# Removing rod eyes?



## fbiprez (Jul 6, 2009)

I am going to use two rods and make one since is broken, is there an easy way to remove an eye off a rod without hassle and really tearing things up?
TIA

Joe


----------



## Ryan Y (Dec 1, 2005)

Not sure if I'm understanding you correct, but to remove a guide....Here's what I do.

Youll need a razor blade, an adult beverage (not really but it gets me in the mood to work on rods) and a steady hand.

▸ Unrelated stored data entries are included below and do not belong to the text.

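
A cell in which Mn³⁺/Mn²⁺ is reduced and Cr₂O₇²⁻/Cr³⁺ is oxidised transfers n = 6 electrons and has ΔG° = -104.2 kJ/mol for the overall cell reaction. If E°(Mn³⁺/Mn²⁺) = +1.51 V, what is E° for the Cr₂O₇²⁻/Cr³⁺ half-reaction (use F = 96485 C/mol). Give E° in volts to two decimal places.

+1.33 V

E°cell = −ΔG°/(nF) = −(-104.2×10³)/((6)(96485)) = +0.180 V.
Since Mn³⁺/Mn²⁺ is the cathode and Cr₂O₇²⁻/Cr³⁺ the anode, E°cell = E°(Mn³⁺/Mn²⁺) − E°(Cr₂O₇²⁻/Cr³⁺).
So E°(Cr₂O₇²⁻/Cr³⁺) = E°(Mn³⁺/Mn²⁺) − E°cell = (+1.51) − (+0.180) = +1.33 V.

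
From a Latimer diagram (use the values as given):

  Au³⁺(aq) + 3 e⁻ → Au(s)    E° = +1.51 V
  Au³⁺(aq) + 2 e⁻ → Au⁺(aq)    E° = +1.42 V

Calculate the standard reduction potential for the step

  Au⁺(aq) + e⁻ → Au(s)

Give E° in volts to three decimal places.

+1.690 V

Sequential free energies add, so n₃E°₃ = n₁E°₁ + n₂E°₂.
With n₃ = 3, and the known step contributing 2×(+1.42) V, the unknown satisfies 1·E° = 3×(+1.51) − 2×(+1.42) = +1.690.
E° = +1.690 / 1 = +1.690 V.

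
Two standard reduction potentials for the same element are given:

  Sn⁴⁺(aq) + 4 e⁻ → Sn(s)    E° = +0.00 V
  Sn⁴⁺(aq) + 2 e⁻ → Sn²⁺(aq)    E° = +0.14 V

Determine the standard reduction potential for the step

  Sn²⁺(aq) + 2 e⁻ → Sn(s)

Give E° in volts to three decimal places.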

Take the blade and cut down the top of the guide foot/feet in both directions getting the finish and the thread off. then pop the guide off. You should be able to pull the remainder of the thread off in pieces or from around the blank. I dont think that is tearing things up but youll need to know how to replace them.


----------



## fbiprez (Jul 6, 2009)

Thanks, I was thinking maybe something like that, I wanted to see if there was an easy way rather than brute force! Thanks Joe


----------



## Awesome John* (Dec 23, 2003)

Heat...

soft alcohol flame over the wraps will soften the rod finish and allow the wraps to be cut off like butter.


----------



## WALT D. (Dec 18, 2003)

I always wrap a couple turns of masking tape adjacent to the guide being cut off to prevent any wayward slips of the knife, a few swipes of the propane torch, cut up the guide foot towards the guide( I use a #11 scalpel), and remove the thread and epoxy with my fingers. Some guides come off incredibly easy, some you really have to work for. 

Walt


----------



## bluefish1928 (Jun 9, 2007)

unfortunately i had to do this recently for the first time. i used a lighter which soften the epoxy to the point it can easily be peeled off. i peeled it off and got to the thread to unravel it.


----------